As France continues to diversify its trade partnerships on the continent, Botswana is one of the countries where its firm, Orano, operates a uranium mining business.
Mr. Boko further noted that the Southern African country has been offering mining licenses to companies regardless of their origin, as long as they follow local laws. “So, this French company, Orano, has actually been given [licenses],” he confirmed.
According to President Boko, this is not a recent development. “It’s not something that starts now. They already hold prospecting licences, and we anticipate that they will do the drilling, the prospecting, establish the different quantities of uranium deposits.”
The French firm has faced challenges in Niger, one of the Sahel nations with strained relations with France. In 2025, Niamey announced plans to nationalize a uranium mine operated by Orano. The company, which is 90 percent owned by the French state, said that the military junta planned to nationalize the Somair mine. According to the French firm, this was part of a “systematic policy of stripping mining assets.”
The military government in Niger accused Orano of taking a disproportionate share of uranium produced at the site. Orano holds a 63 percent stake in Somair, while Niger’s state-owned Sopamin owns the remainder. However, according to media reports, Niger’s military government said that Orano had taken 86.3 percent of production between the mine’s launch in 1971 and 2024.
Africa’s Strategic Advantage
Commenting on Africa’s interest in economic partnerships and deals that benefit the continent, Botswana’s president explained this by giving the example of his country’s deal with the French firm Orano.
“If you take Botswana, the collaboration in the uranium space is not about extracting uranium in its raw form and taking it away to fix prices elsewhere,” Boko said. “This is about the country from which the uranium is produced playing a leading role in the extraction process, in beneficiation, and in the trade of the commodity.”
Currently, France’s biggest trading partners in Africa are Nigeria and South Africa, as Paris hopes to attract new partners amid competition from major economic powers such as China, Turkey, Russia, and some Middle Eastern countries.
While African countries seek to diversify their trading partners by developing economic cooperation with wealthy nations such as France, Asian countries, and other global economic giants, the international financial system architecture still makes it difficult and expensive for African nations to access financing and capital to fund the continent’s development projects.
This issue dominated the Africa Forward Summit. One of the Nairobi Declaration’s key points is a call for reforms to the international financial architecture.
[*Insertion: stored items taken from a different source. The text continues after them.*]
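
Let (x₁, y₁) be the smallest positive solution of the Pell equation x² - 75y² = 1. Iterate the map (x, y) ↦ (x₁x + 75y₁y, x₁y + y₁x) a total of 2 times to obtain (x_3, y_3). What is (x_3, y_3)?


Step 1: Find the fundamental solution (x₁, y₁) of x² - 75y² = 1.
  Expand √75 as a continued fraction. a₀ = ⌊√75⌋ = 8; iterate m_{k+1} = d_k·a_k − m_k, d_{k+1} = (75 − m_{k+1}²)/d_k, a_{k+1} = ⌊(a₀ + m_{k+1})/d_{k+1}⌋ (starting m₀ = 0, d₀ = 1), with convergents p_k = a_k·p_{k-1} + p_{k-2}, q_k = a_k·q_{k-1} + q_{k-2} (p₋₁ = 1, q₋₁ = 0):
  k = 0: a₀ = 8; p₀/q₀ = 8/1; p₀² − 75·q₀² = 64 − 75 = -11.
  k = 1: m = 8, d = 11, a = ⌊(8 + 8)/11⌋ = 1; p/q = (1·8 + 1)/(1·1 + 0) = 9/1; p² − 75·q² = 81 − 75 = 6.
  k = 2: m = 3, d = 6, a = ⌊(8 + 3)/6⌋ = 1; p/q = (1·9 + 8)/(1·1 + 1) = 17/2; p² − 75·q² = 289 − 300 = -11.
  k = 3: m = 3, d = 11, a = ⌊(8 + 3)/11⌋ = 1; p/q = (1·17 + 9)/(1·2 + 1) = 26/3; p² − 75·q² = 676 − 675 = 1.
  The first convergent with p² − 75·q² = 1 gives the fundamental solution (x₁, y₁) = (26, 3).
Step 2: Apply the recurrence (x_{n+1}, y_{n+1}) = (x₁x_n + 75y₁y_n, x₁y_n + y₁x_n) repeatedly.
  From (x_1, y_1) = (26, 3): x_2 = 26·26 + 75·3·3 = 1351; y_2 = 26·3 + 3·26 = 156.
  From (x_2, y_2) = (1351, 156): x_3 = 26·1351 + 75·3·156 = 70226; y_3 = 26·156 + 3·1351 = 8109.
Step 3: Verify x_3² - 75·y_3² = 4931691076 - 4931691075 = 1 (should be 1). ✓

(x_1, y_1) = (26, 3); (x_3, y_3) = (70226, 8109).


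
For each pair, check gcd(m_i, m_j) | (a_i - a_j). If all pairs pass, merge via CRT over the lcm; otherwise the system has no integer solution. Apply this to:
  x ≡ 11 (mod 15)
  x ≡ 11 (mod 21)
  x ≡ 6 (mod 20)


Moduli 15, 21, 20 are not pairwise coprime, so CRT works modulo lcm(m_i) when all pairwise compatibility conditions hold.
Pairwise compatibility: gcd(m_i, m_j) must divide a_i - a_j for every pair.
Merge one congruence at a time:
  Start: x ≡ 11 (mod 15).
  Combine with x ≡ 11 (mod 21): gcd(15, 21) = 3; 11 - 11 = 0, which IS divisible by 3, so compatible.
    Write x = 11 + 15·t and substitute into x ≡ 11 (mod 21): 15·t ≡ 11 − 11 = 0 (mod 21).
    Divide the congruence (and modulus) by g = 3: 5·t ≡ 0 (mod 7).
    The inverse of 5 mod 7 is 3 (since 5·3 = 15 = 2·7 + 1), so t ≡ 3·0 = 0 ≡ 0 (mod 7).
    Then x = 11 + 15·0 = 11, valid modulo lcm(15, 21) = 105: x ≡ 11 (mod 105).
  Combine with x ≡ 6 (mod 20): gcd(105, 20) = 5; 6 - 11 = -5, which IS divisible by 5, so compatible.
    Write x = 11 + 105·t and substitute into x ≡ 6 (mod 20): 105·t ≡ 6 − 11 = -5 (mod 20).
    Divide the congruence (and modulus) by g = 5: 21·t ≡ -1 (mod 4).
    Reduce coefficients mod 4: 1·t ≡ 3 (mod 4).
    So t ≡ 3 (mod 4).
    Then x = 11 + 105·3 = 326, valid modulo lcm(105, 20) = 420: x ≡ 326 (mod 420).
Verify: 326 mod 15 = 11, 326 mod 21 = 11, 326 mod 20 = 6.

x ≡ 326 (mod 420).


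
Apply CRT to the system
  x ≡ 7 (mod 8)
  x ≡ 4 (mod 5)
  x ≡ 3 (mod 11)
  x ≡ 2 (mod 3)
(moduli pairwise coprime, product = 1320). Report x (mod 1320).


Product of moduli M = 8 · 5 · 11 · 3 = 1320.
Merge one congruence at a time:
  Start: x ≡ 7 (mod 8).
  Combine with x ≡ 4 (mod 5); new modulus lcm = 40.
    Write x = 7 + 8·t and substitute into x ≡ 4 (mod 5): 8·t ≡ 4 − 7 = -3 (mod 5).
    Reduce coefficients mod 5: 3·t ≡ 2 (mod 5).
    The inverse of 3 mod 5 is 2 (since 3·2 = 6 = 1·5 + 1), so t ≡ 2·2 = 4 ≡ 4 (mod 5).
    Then x = 7 + 8·4 = 39, valid modulo lcm(8, 5) = 40: x ≡ 39 (mod 40).
  Combine with x ≡ 3 (mod 11); new modulus lcm = 440.
    Write x = 39 + 40·t and substitute into x ≡ 3 (mod 11): 40·t ≡ 3 − 39 = -36 (mod 11).
    Reduce coefficients mod 11: 7·t ≡ 8 (mod 11).
    The inverse of 7 mod 11 is 8 (since 7·8 = 56 = 5·11 + 1), so t ≡ 8·8 = 64 ≡ 9 (mod 11).
    Then x = 39 + 40·9 = 399, valid modulo lcm(40, 11) = 440: x ≡ 399 (mod 440).
  Combine with x ≡ 2 (mod 3); new modulus lcm = 1320.
    Write x = 399 + 440·t and substitute into x ≡ 2 (mod 3): 440·t ≡ 2 − 399 = -397 (mod 3).
    Reduce coefficients mod 3: 2·t ≡ 2 (mod 3).
    The inverse of 2 mod 3 is 2 (since 2·2 = 4 = 1·3 + 1), so t ≡ 2·2 = 4 ≡ 1 (mod 3).
    Then x = 399 + 440·1 = 839, valid modulo lcm(440, 3) = 1320: x ≡ 839 (mod 1320).
Verify against each original: 839 mod 8 = 7, 839 mod 5 = 4, 839 mod 11 = 3, 839 mod 3 = 2.

x ≡ 839 (mod 1320).


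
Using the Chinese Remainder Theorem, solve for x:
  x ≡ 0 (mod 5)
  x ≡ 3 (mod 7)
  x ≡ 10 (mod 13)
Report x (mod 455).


Moduli 5, 7, 13 are pairwise coprime; by CRT there is a unique solution modulo M = 5 · 7 · 13 = 455.
Solve pairwise, accumulating the modulus:
  Start with x ≡ 0 (mod 5).
  Combine with x ≡ 3 (mod 7): since gcd(5, 7) = 1, we get a unique residue mod 35.
    Write x = 0 + 5·t and substitute into x ≡ 3 (mod 7): 5·t ≡ 3 − 0 = 3 (mod 7).
    The inverse of 5 mod 7 is 3 (since 5·3 = 15 = 2·7 + 1), so t ≡ 3·3 = 9 ≡ 2 (mod 7).
    Then x = 0 + 5·2 = 10, valid modulo lcm(5, 7) = 35: x ≡ 10 (mod 35).
  Combine with x ≡ 10 (mod 13): since gcd(35, 13) = 1, we get a unique residue mod 455.
    Write x = 10 + 35·t and substitute into x ≡ 10 (mod 13): 35·t ≡ 10 − 10 = 0 (mod 13).
    Reduce coefficients mod 13: 9·t ≡ 0 (mod 13).
    The inverse of 9 mod 13 is 3 (since 9·3 = 27 = 2·13 + 1), so t ≡ 3·0 = 0 ≡ 0 (mod 13).
    Then x = 10 + 35·0 = 10, valid modulo lcm(35, 13) = 455: x ≡ 10 (mod 455).
Verify: 10 mod 5 = 0 ✓, 10 mod 7 = 3 ✓, 10 mod 13 = 10 ✓.

x ≡ 10 (mod 455).


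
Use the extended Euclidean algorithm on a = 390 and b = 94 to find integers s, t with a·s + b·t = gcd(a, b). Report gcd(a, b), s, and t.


Euclidean algorithm on (390, 94) — divide until remainder is 0:
  390 = 4 · 94 + 14
  94 = 6 · 14 + 10
  14 = 1 · 10 + 4
  10 = 2 · 4 + 2
  4 = 2 · 2 + 0
gcd(390, 94) = 2.
Track Bezout coefficients alongside the remainders: start with r₀ = 390 = a·1 + b·0 (s = 1, t = 0) and r₁ = 94 = a·0 + b·1 (s = 0, t = 1); each new remainder r_{k+1} = r_{k-1} − q_k·r_k inherits s_{k+1} = s_{k-1} − q_k·s_k, t_{k+1} = t_{k-1} − q_k·t_k, so r_k = a·s_k + b·t_k at every step:
  q = 4: r = 14, s = 1 − 4·0 = 1, t = 0 − 4·1 = -4  (check: 390·1 + 94·(-4) = 14)
  q = 6: r = 10, s = 0 − 6·1 = -6, t = 1 − 6·(-4) = 25  (check: 390·(-6) + 94·25 = 10)
  q = 1: r = 4, s = 1 − 1·(-6) = 7, t = -4 − 1·25 = -29  (check: 390·7 + 94·(-29) = 4)
  q = 2: r = 2, s = -6 − 2·7 = -20, t = 25 − 2·(-29) = 83  (check: 390·(-20) + 94·83 = 2)
The row with r = 2 (the gcd) gives the Bezout coefficients s = -20, t = 83.
Result: 390 · (-20) + 94 · (83) = 2.

gcd(390, 94) = 2; s = -20, t = 83 (check: 390·(-20) + 94·83 = 2).


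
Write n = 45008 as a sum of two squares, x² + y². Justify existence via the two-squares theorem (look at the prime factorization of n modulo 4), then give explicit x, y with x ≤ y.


Step 1: Factor n = 45008 = 2^4 · 29 · 97.
Step 2: Check the mod-4 condition on each prime factor: 2 = 2 (special); 29 ≡ 1 (mod 4), exponent 1; 97 ≡ 1 (mod 4), exponent 1.
All primes ≡ 3 (mod 4) appear to even exponent (or don't appear), so by the two-squares theorem n IS expressible as a sum of two squares.
Step 3: Build a representation. Group n = k² · m with k = 4 and m = 29 · 97 = 2813 (a product of primes ≡ 1 (mod 4)); a representation of m scales to one of n via (k·x)² + (k·y)² = k²(x² + y²). Each prime p ≡ 1 (mod 4) is itself a sum of two squares; find a² by testing p − a² for a perfect square:
  29: 29 − 1² = 28, 29 − 2² = 25 = 5² ⇒ 29 = 2² + 5².
  97: 97 − 1² = 96, 97 − 2² = 93, 97 − 3² = 88, 97 − 4² = 81 = 9² ⇒ 97 = 4² + 9².
  Combine using the Brahmagupta–Fibonacci identity (a² + b²)(c² + d²) = (ac − bd)² + (ad + bc)² = (ac + bd)² + (ad − bc)²:
  29 · 97 = 2813: from (2² + 5²)(4² + 9²), take (2·4 − 5·9, 2·9 + 5·4) = (8 − 45, 18 + 20) = (-37, 38); dropping signs (only squares matter) gives (37, 38); check 37² + 38² = 1369 + 1444 = 2813 ✓.
  Scale by k = 4: (4·37, 4·38) = (148, 152).
Step 4: Order so x ≤ y and verify: 148² + 152² = 21904 + 23104 = 45008 = n. ✓

n = 45008 = 148² + 152² (one valid representation with x ≤ y).


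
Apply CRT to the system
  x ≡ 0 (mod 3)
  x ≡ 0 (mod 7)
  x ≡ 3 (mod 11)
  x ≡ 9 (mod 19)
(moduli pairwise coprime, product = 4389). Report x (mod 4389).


Product of moduli M = 3 · 7 · 11 · 19 = 4389.
Merge one congruence at a time:
  Start: x ≡ 0 (mod 3).
  Combine with x ≡ 0 (mod 7); new modulus lcm = 21.
    Write x = 0 + 3·t and substitute into x ≡ 0 (mod 7): 3·t ≡ 0 − 0 = 0 (mod 7).
    The inverse of 3 mod 7 is 5 (since 3·5 = 15 = 2·7 + 1), so t ≡ 5·0 = 0 ≡ 0 (mod 7).
    Then x = 0 + 3·0 = 0, valid modulo lcm(3, 7) = 21: x ≡ 0 (mod 21).
  Combine with x ≡ 3 (mod 11); new modulus lcm = 231.
    Write x = 0 + 21·t and substitute into x ≡ 3 (mod 11): 21·t ≡ 3 − 0 = 3 (mod 11).
    Reduce coefficients mod 11: 10·t ≡ 3 (mod 11).
    The inverse of 10 mod 11 is 10 (since 10·10 = 100 = 9·11 + 1), so t ≡ 10·3 = 30 ≡ 8 (mod 11).
    Then x = 0 + 21·8 = 168, valid modulo lcm(21, 11) = 231: x ≡ 168 (mod 231).
  Combine with x ≡ 9 (mod 19); new modulus lcm = 4389.
    Write x = 168 + 231·t and substitute into x ≡ 9 (mod 19): 231·t ≡ 9 − 168 = -159 (mod 19).
    Reduce coefficients mod 19: 3·t ≡ 12 (mod 19).
    The inverse of 3 mod 19 is 13 (since 3·13 = 39 = 2·19 + 1), so t ≡ 13·12 = 156 ≡ 4 (mod 19).
    Then x = 168 + 231·4 = 1092, valid modulo lcm(231, 19) = 4389: x ≡ 1092 (mod 4389).
Verify against each original: 1092 mod 3 = 0, 1092 mod 7 = 0, 1092 mod 11 = 3, 1092 mod 19 = 9.

x ≡ 1092 (mod 4389).


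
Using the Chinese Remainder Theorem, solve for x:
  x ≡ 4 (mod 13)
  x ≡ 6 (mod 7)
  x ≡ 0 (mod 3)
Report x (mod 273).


Moduli 13, 7, 3 are pairwise coprime; by CRT there is a unique solution modulo M = 13 · 7 · 3 = 273.
Solve pairwise, accumulating the modulus:
  Start with x ≡ 4 (mod 13).
  Combine with x ≡ 6 (mod 7): since gcd(13, 7) = 1, we get a unique residue mod 91.
    Write x = 4 + 13·t and substitute into x ≡ 6 (mod 7): 13·t ≡ 6 − 4 = 2 (mod 7).
    Reduce coefficients mod 7: 6·t ≡ 2 (mod 7).
    The inverse of 6 mod 7 is 6 (since 6·6 = 36 = 5·7 + 1), so t ≡ 6·2 = 12 ≡ 5 (mod 7).
    Then x = 4 + 13·5 = 69, valid modulo lcm(13, 7) = 91: x ≡ 69 (mod 91).
  Combine with x ≡ 0 (mod 3): since gcd(91, 3) = 1, we get a unique residue mod 273.
    Write x = 69 + 91·t and substitute into x ≡ 0 (mod 3): 91·t ≡ 0 − 69 = -69 (mod 3).
    Reduce coefficients mod 3: 1·t ≡ 0 (mod 3).
    So t ≡ 0 (mod 3).
    Then x = 69 + 91·0 = 69, valid modulo lcm(91, 3) = 273: x ≡ 69 (mod 273).
Verify: 69 mod 13 = 4 ✓, 69 mod 7 = 6 ✓, 69 mod 3 = 0 ✓.

x ≡ 69 (mod 273).


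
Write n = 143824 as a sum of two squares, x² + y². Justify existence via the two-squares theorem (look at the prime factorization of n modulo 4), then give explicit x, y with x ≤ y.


Step 1: Factor n = 143824 = 2^4 · 89 · 101.
Step 2: Check the mod-4 condition on each prime factor: 2 = 2 (special); 89 ≡ 1 (mod 4), exponent 1; 101 ≡ 1 (mod 4), exponent 1.
All primes ≡ 3 (mod 4) appear to even exponent (or don't appear), so by the two-squares theorem n IS expressible as a sum of two squares.
Step 3: Build a representation. Group n = k² · m with k = 4 and m = 89 · 101 = 8989 (a product of primes ≡ 1 (mod 4)); a representation of m scales to one of n via (k·x)² + (k·y)² = k²(x² + y²). Each prime p ≡ 1 (mod 4) is itself a sum of two squares; find a² by testing p − a² for a perfect square:
  89: 89 − 1² = 88, 89 − 2² = 85, 89 − 3² = 80, 89 − 4² = 73, 89 − 5² = 64 = 8² ⇒ 89 = 5² + 8².
  101: 101 − 1² = 100 = 10² ⇒ 101 = 1² + 10².
  Combine using the Brahmagupta–Fibonacci identity (a² + b²)(c² + d²) = (ac − bd)² + (ad + bc)² = (ac + bd)² + (ad − bc)²:
  89 · 101 = 8989: from (5² + 8²)(1² + 10²), take (5·1 − 8·10, 5·10 + 8·1) = (5 − 80, 50 + 8) = (-75, 58); dropping signs (only squares matter) gives (75, 58); check 75² + 58² = 5625 + 3364 = 8989 ✓.
  Scale by k = 4: (4·75, 4·58) = (300, 232).
Step 4: Order so x ≤ y and verify: 232² + 300² = 53824 + 90000 = 143824 = n. ✓

n = 143824 = 232² + 300² (one valid representation with x ≤ y).


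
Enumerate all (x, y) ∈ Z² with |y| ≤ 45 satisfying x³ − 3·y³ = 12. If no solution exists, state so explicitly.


The equation is x³ - 3y³ = 12. For fixed y, x³ = 3·y³ + 12, so a solution requires the RHS to be a perfect cube.
Strategy: iterate y from -45 to 45, compute RHS = 3·y³ + 12, and check whether it is a (positive or negative) perfect cube.
Check small values of y:
  y = 0: RHS = 12 is not a perfect cube.
  y = 1: RHS = 15 is not a perfect cube.
  y = -1: RHS = 9 is not a perfect cube.
  y = 2: RHS = 36 is not a perfect cube.
  y = -2: RHS = -12 is not a perfect cube.
  y = 3: RHS = 93 is not a perfect cube.
  y = -3: RHS = -69 is not a perfect cube.
Continuing the search up to |y| = 45 finds no solutions either.
No (x, y) in the scanned range satisfies the equation.

No integer solutions with |y| ≤ 45.


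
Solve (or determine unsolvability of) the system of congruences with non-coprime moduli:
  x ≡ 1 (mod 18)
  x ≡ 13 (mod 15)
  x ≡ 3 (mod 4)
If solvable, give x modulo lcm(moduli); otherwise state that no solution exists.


Moduli 18, 15, 4 are not pairwise coprime, so CRT works modulo lcm(m_i) when all pairwise compatibility conditions hold.
Pairwise compatibility: gcd(m_i, m_j) must divide a_i - a_j for every pair.
Merge one congruence at a time:
  Start: x ≡ 1 (mod 18).
  Combine with x ≡ 13 (mod 15): gcd(18, 15) = 3; 13 - 1 = 12, which IS divisible by 3, so compatible.
    Write x = 1 + 18·t and substitute into x ≡ 13 (mod 15): 18·t ≡ 13 − 1 = 12 (mod 15).
    Divide the congruence (and modulus) by g = 3: 6·t ≡ 4 (mod 5).
    Reduce coefficients mod 5: 1·t ≡ 4 (mod 5).
    So t ≡ 4 (mod 5).
    Then x = 1 + 18·4 = 73, valid modulo lcm(18, 15) = 90: x ≡ 73 (mod 90).
  Combine with x ≡ 3 (mod 4): gcd(90, 4) = 2; 3 - 73 = -70, which IS divisible by 2, so compatible.
    Write x = 73 + 90·t and substitute into x ≡ 3 (mod 4): 90·t ≡ 3 − 73 = -70 (mod 4).
    Divide the congruence (and modulus) by g = 2: 45·t ≡ -35 (mod 2).
    Reduce coefficients mod 2: 1·t ≡ 1 (mod 2).
    So t ≡ 1 (mod 2).
    Then x = 73 + 90·1 = 163, valid modulo lcm(90, 4) = 180: x ≡ 163 (mod 180).
Verify: 163 mod 18 = 1, 163 mod 15 = 13, 163 mod 4 = 3.

x ≡ 163 (mod 180).


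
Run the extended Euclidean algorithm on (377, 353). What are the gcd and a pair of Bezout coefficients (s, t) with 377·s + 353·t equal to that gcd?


Euclidean algorithm on (377, 353) — divide until remainder is 0:
  377 = 1 · 353 + 24
  353 = 14 · 24 + 17
  24 = 1 · 17 + 7
  17 = 2 · 7 + 3
  7 = 2 · 3 + 1
  3 = 3 · 1 + 0
gcd(377, 353) = 1.
Track Bezout coefficients alongside the remainders: start with r₀ = 377 = a·1 + b·0 (s = 1, t = 0) and r₁ = 353 = a·0 + b·1 (s = 0, t = 1); each new remainder r_{k+1} = r_{k-1} − q_k·r_k inherits s_{k+1} = s_{k-1} − q_k·s_k, t_{k+1} = t_{k-1} − q_k·t_k, so r_k = a·s_k + b·t_k at every step:
  q = 1: r = 24, s = 1 − 1·0 = 1, t = 0 − 1·1 = -1  (check: 377·1 + 353·(-1) = 24)
  q = 14: r = 17, s = 0 − 14·1 = -14, t = 1 − 14·(-1) = 15  (check: 377·(-14) + 353·15 = 17)
  q = 1: r = 7, s = 1 − 1·(-14) = 15, t = -1 − 1·15 = -16  (check: 377·15 + 353·(-16) = 7)
  q = 2: r = 3, s = -14 − 2·15 = -44, t = 15 − 2·(-16) = 47  (check: 377·(-44) + 353·47 = 3)
  q = 2: r = 1, s = 15 − 2·(-44) = 103, t = -16 − 2·47 = -110  (check: 377·103 + 353·(-110) = 1)
The row with r = 1 (the gcd) gives the Bezout coefficients s = 103, t = -110.
Result: 377 · (103) + 353 · (-110) = 1.

gcd(377, 353) = 1; s = 103, t = -110 (check: 377·103 + 353·(-110) = 1).


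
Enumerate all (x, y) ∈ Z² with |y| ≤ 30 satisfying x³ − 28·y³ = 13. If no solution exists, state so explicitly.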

“We recognize that the international financial architecture must evolve to reflect contemporary global realities and align with the Sustainable Development Goals (SDGs),” the declaration reads.
Africa’s heads of state committed to: “Work constructively towards an adequate realignment of the International Monetary Fund’s (IMF) quota shares in favor of the most underrepresented countries, to better reflect members’ relative positions in the world economy, which should reduce representation gaps while protecting the quota shares of the poorest members, including Africa,” the declaration states. It further adds that they “support efforts from countries to access concessional finance under the IMF’s Poverty Reduction and Growth Trust and Resilience and Sustainability Trust.”
The president of the Republic of Botswana further called on foreign investors to come to Africa, but on the continent’s terms.
“Foreign investors must come; we encourage them to come. However, they must come on our terms, not on terms determined by themselves and to the exclusion of the producer countries.”